Using SAS Enterprise Miner’s clustering function, we analyzed our sample of comments to group together similar comments. This broke our sample into 9 clusters. The largest cluster identified a letter writing campaign– a large group of people turning in the same form letter with their signature attached. This ultimately led to approximately 50% of the comments being identified as letter writing campaigns, allowing us to read only a few of the comments in order to determine whether the comments opposed or supported the law.
Figure 1 summarizes the clusters we identified. Bubble size correlates to the size of the cluster, and placement on the line and color of the circle indicate whether the comments in that cluster are in support or opposition of the rule.
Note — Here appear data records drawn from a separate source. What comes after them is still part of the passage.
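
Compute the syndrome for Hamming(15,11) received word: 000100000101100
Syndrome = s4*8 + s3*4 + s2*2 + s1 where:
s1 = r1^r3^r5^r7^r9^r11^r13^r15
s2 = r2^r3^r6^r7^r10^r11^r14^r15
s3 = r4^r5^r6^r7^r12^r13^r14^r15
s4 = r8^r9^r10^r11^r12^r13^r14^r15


s1=1, s2=1, s3=1, s4=1

Syndrome = 15 (error at position 15)


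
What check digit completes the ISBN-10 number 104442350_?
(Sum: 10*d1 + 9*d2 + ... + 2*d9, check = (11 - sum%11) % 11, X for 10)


Weighted sum: 131
131 mod 11 = 10

Check digit: 1


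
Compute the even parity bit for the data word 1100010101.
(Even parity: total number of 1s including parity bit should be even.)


Number of 1s in data: 5
Parity bit: 1

1


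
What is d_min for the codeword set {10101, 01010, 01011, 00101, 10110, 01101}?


Comparing all pairs, minimum distance: 1
Can detect 0 errors, correct 0 errors

1


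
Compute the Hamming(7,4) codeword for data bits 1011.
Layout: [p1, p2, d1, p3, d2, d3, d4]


Parity bits: p1=0, p2=1, p3=0

0110011


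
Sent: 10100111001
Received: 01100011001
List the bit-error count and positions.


XOR: 11000100000

3 error(s) at position(s): 0, 1, 5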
For the remaining clusters, we were able to correctly predict a commenter’s industry sector with an 85-90% accuracy rate. The hog, poultry, and cattle industry were the three main sectors that have a stake in this proposed rule. The hog and cattle industries generally opposed the rule; whereas, the poultry industry generally supported it. After determining the general sentiment of the clusters of comments, we decided to analyze sentiment on a comment level.
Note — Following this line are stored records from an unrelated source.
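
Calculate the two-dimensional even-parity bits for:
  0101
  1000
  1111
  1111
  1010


Row parities: 01000
Column parities: 0111

Row P: 01000, Col P: 0111, Corner: 1


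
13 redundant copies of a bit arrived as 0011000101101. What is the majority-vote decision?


Ones: 6 out of 13
Threshold: 7

0 (6/13 voted 1)


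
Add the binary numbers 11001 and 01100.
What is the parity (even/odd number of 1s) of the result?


11001 = 25
01100 = 12
Sum = 37 = 100101
1s count = 3

odd parity (3 ones in 100101)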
The second bit of key information we wanted to extract from each comment is whether the commenter supports or opposes the law. This is a perfect application of something called sentiment analysis, which allows us to predict the writer’s attitude toward a topic based on the words used to discuss it. For this project, we utilized the ANEW package in Python, which assigns valence (similar to attractiveness) and arousal (similar to excitement) values to a block of test based on the words used within it. Our analysis primarily focused on valence as an indicator of support or opposition.
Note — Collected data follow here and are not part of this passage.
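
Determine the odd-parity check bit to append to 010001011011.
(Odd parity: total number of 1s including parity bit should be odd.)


Number of 1s in data: 6
Parity bit: 1

1


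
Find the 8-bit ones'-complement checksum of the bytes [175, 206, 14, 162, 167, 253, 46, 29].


Sum = 1052 mod 256 = 28
Complement = 227

227


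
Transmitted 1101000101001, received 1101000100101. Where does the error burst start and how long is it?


XOR: 0000000001100

Burst at position 9, length 2


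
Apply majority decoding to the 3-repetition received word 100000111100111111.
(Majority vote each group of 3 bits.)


Groups: 100, 000, 111, 100, 111, 111
Majority votes: 001011

001011


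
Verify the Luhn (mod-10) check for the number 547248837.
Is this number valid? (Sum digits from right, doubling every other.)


Luhn sum = 56
56 mod 10 = 6

Invalid (Luhn sum mod 10 = 6)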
We also utilized the collections and re packages to get a list and count of the most common words used in our comments. This allows us to augment the ANEW dictionary with additional words that have particular meaning in this context. For example, when commenters use the word “interfere” it is always in the context of “This law will interfere with my life,” and carries a significant negative connotation. The default ANEW dictionary does not include interfere, but we were able to add it and assign a low valence (indicating opposition). Default ANEW values were derived from a survey of multiple respondents.
The assigned value for each word is the average response from the survey. The assigned value for each block of text is the weighted average across words. Each word is weighted by the inverse of its standard deviation, diluting the impact of words where more variation in survey responses occurred. In other words, if everyone agreed that “Happy” was a word associated with satisfaction but there was some disagreement on whether “Food” is associated with satisfaction, “Happy” will receive a higher weight in the text block average. Figure 3 represents both the actual and predicted commenter sentiment towards the law. The color of the circle represent actual sentiment and the position from left to right represents predicted sentiment. The distance from top to bottom (the y-axis) represents excitement, which turned out to not be related to accuracy in this case study.
The final step in the sentiment analysis was comparing our predictions to real life (something we call validation in analytics). We had high hopes for the project, but were both floored with the actual results! Our model correctly classified:
- 82.7% of the opposing comments, and
- 88.9% of the supporting comments.
This is more than enough to take the pulse of the populace and required very little human reading.